MB: Yes, I learned so much. Companies paint this work as a part-time gig that you do on the weekends and at night, and for a lot of people, it’s a full-time job. Doing this research illuminated how a pandemic where nobody is using these services can be extremely devastating. These are full-time employees that deserve the whole suite of benefits for full-time workers. Obviously, all workers deserve these benefits - but these drivers are not a super majority of part-time employees as painted by their employers. Some of the small things I didn’t always think about include how hard it is for drivers to find a place to go to the restroom, and with COVID-19, the library and so many restaurants where drivers might stop to use services were closed. Also, drivers would be taking people to get their COVID-19 test, and the driver or the rider may or may not have appropriate PPE. These are now truly workers that are on the frontline in terms of exposure. I also did not realize how beholden these workers are to the app. There may be a rule that the rider must wear a mask, but the rider might take it off. And if the driver asks the rider to put it back on, the driver could be rated low on the app and then be deactivated. Drivers may also be rated low because of racist and sexist reasons. That’s why some of these protections around deactivation need to happen. I also wasn’t aware of the extra costs - having your car clean inside and out - all the added expenses drivers are taking on.
These are full-time employees that deserve the whole suite of benefits for full-time workers... [and] that are on the frontline in terms of exposure.
LM: Deactivation came up in interviews, and as Marissa has said, many are not realizing the extent to which that process can just leave someone without a job. No process for determining if that’s fair - it’s very cut and dry and does not consider the driver’s perspective at all. This is especially impactful for full-time drivers. Also, tasks such as having to sanitize between customers. These are stacked costs and stacked labor that are not recognized. I think it’s easy to not consider that as a passenger.
Bridges Center: What do you want consumers using these services to know?

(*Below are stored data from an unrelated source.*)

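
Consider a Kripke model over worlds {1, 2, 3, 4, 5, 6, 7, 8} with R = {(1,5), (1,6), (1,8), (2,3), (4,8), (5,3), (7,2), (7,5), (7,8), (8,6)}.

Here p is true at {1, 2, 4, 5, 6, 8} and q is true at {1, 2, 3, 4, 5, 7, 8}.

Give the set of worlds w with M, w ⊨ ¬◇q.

{3, 6, 8}

1: ◇q is T. ✗
2: ◇q is T. ✗
3: ◇q is F. ✓
4: ◇q is T. ✗
5: ◇q is T. ✗
6: ◇q is F. ✓
7: ◇q is T. ✗
8: ◇q is F. ✓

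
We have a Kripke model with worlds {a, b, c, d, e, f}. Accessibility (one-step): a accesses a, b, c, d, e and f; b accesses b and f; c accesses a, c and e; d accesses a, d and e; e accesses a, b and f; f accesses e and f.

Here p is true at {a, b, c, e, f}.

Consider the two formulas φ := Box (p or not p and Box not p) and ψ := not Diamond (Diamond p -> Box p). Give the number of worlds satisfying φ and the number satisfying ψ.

4 and 0

For Box (p or not p and Box not p):
a: successors {a, b, c, d, e, f}; p or not p and Box not p there: a:T, b:T, c:T, d:F, e:T, f:T. ✗
b: successors {b, f}; p or not p and Box not p there: b:T, f:T. ✓
c: successors {a, c, e}; p or not p and Box not p there: a:T, c:T, e:T. ✓
d: successors {a, d, e}; p or not p and Box not p there: a:T, d:F, e:T. ✗
e: successors {a, b, f}; p or not p and Box not p there: a:T, b:T, f:T. ✓
f: successors {e, f}; p or not p and Box not p there: e:T, f:T. ✓
— 4 worlds.
For not Diamond (Diamond p -> Box p):
a: Diamond (Diamond p -> Box p) is T. ✗
b: Diamond (Diamond p -> Box p) is T. ✗
c: Diamond (Diamond p -> Box p) is T. ✗
d: Diamond (Diamond p -> Box p) is T. ✗
e: Diamond (Diamond p -> Box p) is T. ✗
f: Diamond (Diamond p -> Box p) is T. ✗
— 0 worlds.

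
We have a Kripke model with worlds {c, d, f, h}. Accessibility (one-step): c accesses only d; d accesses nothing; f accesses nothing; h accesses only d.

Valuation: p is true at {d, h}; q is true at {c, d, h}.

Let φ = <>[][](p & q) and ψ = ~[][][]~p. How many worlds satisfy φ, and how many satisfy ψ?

2 and 0

For <>[][](p & q):
c: successors {d}; [][](p & q) there: d:T. ✓
d: no successors, so <>[][](p & q) fails. ✗
f: no successors, so <>[][](p & q) fails. ✗
h: successors {d}; [][](p & q) there: d:T. ✓
— 2 worlds.
For ~[][][]~p:
c: [][][]~p is T. ✗
d: [][][]~p is T. ✗
f: [][][]~p is T. ✗
h: [][][]~p is T. ✗
— 0 worlds.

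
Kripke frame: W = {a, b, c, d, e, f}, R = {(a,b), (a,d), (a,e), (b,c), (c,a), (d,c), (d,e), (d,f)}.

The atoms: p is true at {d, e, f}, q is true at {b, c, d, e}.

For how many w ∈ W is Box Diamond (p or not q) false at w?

2

a: successors {b, d, e}; Diamond (p or not q) there: b:F, d:T, e:F. ✗
b: successors {c}; Diamond (p or not q) there: c:T. ✓
c: successors {a}; Diamond (p or not q) there: a:T. ✓
d: successors {c, e, f}; Diamond (p or not q) there: c:T, e:F, f:F. ✗
e: no successors, so Box Diamond (p or not q) holds vacuously. ✓
f: no successors, so Box Diamond (p or not q) holds vacuously. ✓
Satisfying worlds: {b, c, e, f}.
So Box Diamond (p or not q) fails at the other 2 worlds.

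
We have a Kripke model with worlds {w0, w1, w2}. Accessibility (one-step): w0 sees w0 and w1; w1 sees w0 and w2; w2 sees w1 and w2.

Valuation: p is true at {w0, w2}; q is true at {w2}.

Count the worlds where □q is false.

w0: successors {w0, w1}; q there: w0:F, w1:F. ✗
w1: successors {w0, w2}; q there: w0:F, w2:T. ✗
w2: successors {w1, w2}; q there: w1:F, w2:T. ✗
Satisfying worlds: ∅.
So □q fails at the other 3 worlds.

3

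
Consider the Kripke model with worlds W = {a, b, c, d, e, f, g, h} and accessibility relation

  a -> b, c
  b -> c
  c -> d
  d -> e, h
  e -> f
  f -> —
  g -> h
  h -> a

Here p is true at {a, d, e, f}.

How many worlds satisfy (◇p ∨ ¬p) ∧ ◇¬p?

a: ◇p ∨ ¬p is F, ◇¬p is T. ✗
b: ◇p ∨ ¬p is T, ◇¬p is T. ✓
c: ◇p ∨ ¬p is T, ◇¬p is F. ✗
d: ◇p ∨ ¬p is T, ◇¬p is T. ✓
e: ◇p ∨ ¬p is T, ◇¬p is F. ✗
f: ◇p ∨ ¬p is F, ◇¬p is F. ✗
g: ◇p ∨ ¬p is T, ◇¬p is T. ✓
h: ◇p ∨ ¬p is T, ◇¬p is F. ✗
Satisfying worlds: {b, d, g}.

3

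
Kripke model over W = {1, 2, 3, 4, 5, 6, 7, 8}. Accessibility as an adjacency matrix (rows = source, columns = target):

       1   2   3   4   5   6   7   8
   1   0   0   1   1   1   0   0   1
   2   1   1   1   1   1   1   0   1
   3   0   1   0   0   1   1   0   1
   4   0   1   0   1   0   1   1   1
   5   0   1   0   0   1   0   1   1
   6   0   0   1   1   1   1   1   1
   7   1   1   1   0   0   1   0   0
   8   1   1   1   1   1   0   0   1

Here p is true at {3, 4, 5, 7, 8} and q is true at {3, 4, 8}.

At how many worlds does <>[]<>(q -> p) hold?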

MB:It goes back to how can you ethically consume gig work? It starts with acknowledging that it’s not really gig work for many of the people who do this. When Uber first came out, I was using Uber all the time. Then after a while, I felt done. It’s a bad business model, and I didn’t want to support it. Now I’m thinking about it as it’s so many peoples’ job - and not using it doesn’t punish Uber - it affects the drivers. It’s so important to tip well and rate well. Remember that you are a guest in their vehicle. Make sure you’re wearing a mask, that you’re respectful, quiet, and don’t leave a mess. It’s important to acknowledge all the extra costs like PPE and cleaning supplies to use between riders that come out of their own pocket. It’s so important to tip drivers and to remember that a low rating can have a severe and immediate impact on their ability to drive. With there being fewer drivers, prices have gone up. Hopefully, legislation such as the examples passed in Washington will help increase the number of drivers.
LM:I echo all that Marissa said. I want to reiterate wearing a mask. Please be respectful about that. And remember that even if costs are going up since there are fewer drivers as many reduced hours or quit driving during the ongoing pandemic, those cost increases are not all necessarily going to the driver.